Bovine menisci were divided into inner and outer halves and were minced, treated with Triton X-100 and DNase, and extracted with urea. Then, hBMSCs (1 × 106 cells/mL) were encapsulated in a photo–cross-linked 10% polyethylene glycol diacrylate scaffold containing mECMs (60 μg/mL) derived from either the inner or outer meniscus, with an ECM-free scaffold as a control. The cell-seeded constructs were cultured with chondrogenic medium containing recombinant human transforming growth factor β3 (TGF-β3) and were analyzed for expression of meniscus-associated genes as well as for the collagen (hydroxyproline) and glycosaminoglycan content as a function of time.


Decellularization was verified by the absence of 4′,6-diamidino-2-phenylindole (DAPI)–stained cell nuclei and a reduction in the DNA content. Quantitative real-time polymerase chain reaction showed that collagen type I expression was significantly higher in the outer mECM group than in the other groups, while collagen type II and aggrecan expression was highest in the inner mECM group. The collagen (hydroxyproline) content was highest in the outer mECM group, while the glycosaminoglycan content was higher in both the inner and outer mECM groups compared with the control group.

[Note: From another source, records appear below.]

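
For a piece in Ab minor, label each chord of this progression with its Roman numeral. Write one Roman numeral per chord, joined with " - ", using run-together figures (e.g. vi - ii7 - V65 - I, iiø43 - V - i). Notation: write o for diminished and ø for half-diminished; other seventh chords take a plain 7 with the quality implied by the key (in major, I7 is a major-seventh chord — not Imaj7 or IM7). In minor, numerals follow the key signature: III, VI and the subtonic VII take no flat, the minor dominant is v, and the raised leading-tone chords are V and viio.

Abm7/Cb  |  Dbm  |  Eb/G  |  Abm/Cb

i65 - iv - V6 - i6

Abm7/Cb: root Ab is the tonic; minor seventh chord there is i65.
Dbm: root Db is the subdominant; minor triad there is iv.
Eb/G: major triad on Eb = scale degree 5 → V6.
Abm/Cb: minor triad on Ab = scale degree 1 → i6.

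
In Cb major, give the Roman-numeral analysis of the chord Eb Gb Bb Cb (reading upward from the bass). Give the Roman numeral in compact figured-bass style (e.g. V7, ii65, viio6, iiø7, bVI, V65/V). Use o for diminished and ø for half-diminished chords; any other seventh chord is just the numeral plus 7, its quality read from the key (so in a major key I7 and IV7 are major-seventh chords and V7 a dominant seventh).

Stacked in thirds the chord is Cb-Eb-Gb-Bb: a major seventh chord on Cb.
Cb is scale degree 1 in Cb major, and a major seventh chord on that degree is written I7.
With Eb in the bass the chord is in first inversion, so the figured bass is 65.

I65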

These results showed that the inner mECM enhances the fibrocartilaginous differentiation of hBMSCs, while the outer mECM promotes a more fibroblastic phenotype. Our findings support the feasibility of fabricating bioactive scaffolds using region-specific mECM preparations for meniscus tissue engineering.

Clinical Relevance:

This is the first report to demonstrate the feasibility of applying region-specific mECMs for the engineering of meniscus implants capable of reproducing the biphasic, anatomic, and biochemical characteristics of the meniscus, features that should contribute to the feasibility of their clinical application.